The chips can seamlessly connect without any glue to each other. Tesla took advantage of that by connecting 500,000 nodes. The result is a nine pFLOPS training tile with 36TB per second of bandwidth in a less than one cubic foot format. Tesla has done the above by going against the general industry norm of cutting the wafer into pieces. It is leaving 25 SoCs on the wafer and using high-quality silicon. These will allow the chips to communicate with each other without any loss in speed while maintaining the motherboard’s quality.
Tesla only needs 120 fully functional wafers for Dojo. By comparison, in 2014, Intel made more than 130,000 300mm wafers.
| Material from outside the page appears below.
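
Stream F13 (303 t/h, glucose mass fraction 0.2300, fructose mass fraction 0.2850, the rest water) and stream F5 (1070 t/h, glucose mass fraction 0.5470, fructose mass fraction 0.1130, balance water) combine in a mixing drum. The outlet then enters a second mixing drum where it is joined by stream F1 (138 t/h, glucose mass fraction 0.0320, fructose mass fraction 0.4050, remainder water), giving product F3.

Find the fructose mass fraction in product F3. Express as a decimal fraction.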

But, since Dojo uses five by five sectioned small wafers, the costs should be significantly lower.
The company also claims that the computer does not have any RAM outside of the SoC. To illustrate, even a smartphone, the latest hard drives, and Tesla’s HW3 have RAM chips outside of the SoC. Tesla is instead using cache, a faster tier of random access memory.
Dojo Vs Competitors
Chipmaker Intel, graphics card maker Nvidia, and start-up Graphcore are among the companies that make chips used to train AI models.
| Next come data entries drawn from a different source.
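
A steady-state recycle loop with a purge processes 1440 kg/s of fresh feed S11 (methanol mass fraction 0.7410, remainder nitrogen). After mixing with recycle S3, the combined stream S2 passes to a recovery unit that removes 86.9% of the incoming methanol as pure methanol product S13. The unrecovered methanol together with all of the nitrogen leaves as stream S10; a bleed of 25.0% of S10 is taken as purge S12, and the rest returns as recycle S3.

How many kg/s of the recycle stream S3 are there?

1235 kg/s

nitrogen enters only via S11 and leaves only via the purge: 1440×0.259 = 0.250×(nitrogen in S10), and the recovery unit passes all nitrogen, so nitrogen in S2 = nitrogen in S10 = 1491.8 kg/s.
methanol in S2: m_A = 1440×0.741 + (1−0.250)·(1−0.869)·m_A, so m_A = 1067/0.9018 = 1183.3 kg/s.
S10 = (1−0.869)×1183.3 + 1491.8 = 1646.9 kg/s.
Recycle S3 = (1−0.250)×1646.9 = 1235.1 kg/s.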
The Intel Mobileye Q4 chip is capable of performing 2.5 tops while consuming 3 watts of power. The chip is structured to support a fully autonomous driving system. Each EyeQ chip consists of heterogeneous and fully programmable accelerators optimised for its own family of algorithms. The chip has generic multi-thread CPU cores, making it a robust computing platform for ADAS/AV applications. It supports a 40Gbps data bandwidth and has the additional capacity to support more sensors via PCIe and Gigabit Ethernet ports.
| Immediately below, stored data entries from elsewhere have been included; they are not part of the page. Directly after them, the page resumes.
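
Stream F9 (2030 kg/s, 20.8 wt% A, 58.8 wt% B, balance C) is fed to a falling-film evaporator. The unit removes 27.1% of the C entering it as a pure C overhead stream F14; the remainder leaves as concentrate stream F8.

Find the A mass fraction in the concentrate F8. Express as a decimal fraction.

A is not removed: 2030×0.208 = 422.24 kg/s of A enters F8.
C entering = 2030×0.204 = 414.12 kg/s; overhead removed = 0.271×414.12 = 112.23 kg/s.
Concentrate = 2030 − 112.23 = 1917.8 kg/s.
Mass fraction = 422.24/1917.8 = 0.220.

0.220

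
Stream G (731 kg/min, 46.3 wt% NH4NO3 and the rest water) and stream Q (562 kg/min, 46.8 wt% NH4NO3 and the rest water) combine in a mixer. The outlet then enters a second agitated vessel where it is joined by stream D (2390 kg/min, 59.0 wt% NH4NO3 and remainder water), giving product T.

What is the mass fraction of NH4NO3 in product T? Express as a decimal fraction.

Overall, product flow = 3683 kg/min.
NH4NO3 in = 731×0.463 + 562×0.468 + 2390×0.590 = 2011.6 kg/min.
NH4NO3 fraction in T = 0.5462.

0.5462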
Up until now, Tesla has been using the Nvidia Drive PX2 chip to implement their autopilot and accelerate the production of autonomous vehicles. The chip can understand the vehicle’s environment in real-time, locate itself on a map, and use the information to plan a safe path. Nvidia has claimed it to be the world’s most advanced self-driving car platform that combines deep learning with sensor fusion and surrounds vision. The chip’s configuration consists of a mobile processor that can operate at 10 watts and is converted to a multi-chip configuration with two mobile processors and two discrete GPUs. The GPUs can deliver 24 trillion deep learning operations per second.
Another chip in the Driver series, PX Xavier, consumes only 20 watts of power while delivering 20 TOPS of performance. It is packed with 7 billion transistors. Nvidia Drive Pegasus uses the power for two Xavier SoCs and Nvidia’s Turing architecture to ensure the capacity of 320 TOPS while consuming 500 watts. Nvidia is designing the platform for Level 4 and Level 5 autonomous systems.
Though, among graphics cards, NVIDIA’s GA100 Ampere SoC still comes out on top with 54 billion transistors.
Living Up To The Hype
Tesla has a history of having come up with brilliant concepts that never materialised. So many of the products that Musk has hyped up during events were barely commercialised, aren’t available yet, or were eliminated at the ideation level. These include products like Model X back in 2012, to more recent ones like Tesla Energy or the Solar Roof. The company has not published an official research paper on the supercomputer either.
Tesla enthusiasts have taken to Twitter to express their mixed views on the Dojo chip. While some are questioning Tesla’s claims with ‘Designing a chip is easy. What’s hard is building the compiler, runtime scheduler in an HPC environment at scale’ or ‘Dojo is the CPAP ventilator of machine learning runtimes’, others believe that Tesla is giving the competitors a run for their money.
Tesla claims that the chip can allow for 10x improvement in the next iteration of the computing appliance. When it comes to Dojo, it is essential to remember that it is only Tesla’s claims and design that will be compared to existing and running models from Nvidia, Intel, and Graphcore. Tesla hasn’t put the entire system together, but Musk believes it will be fully operational next year.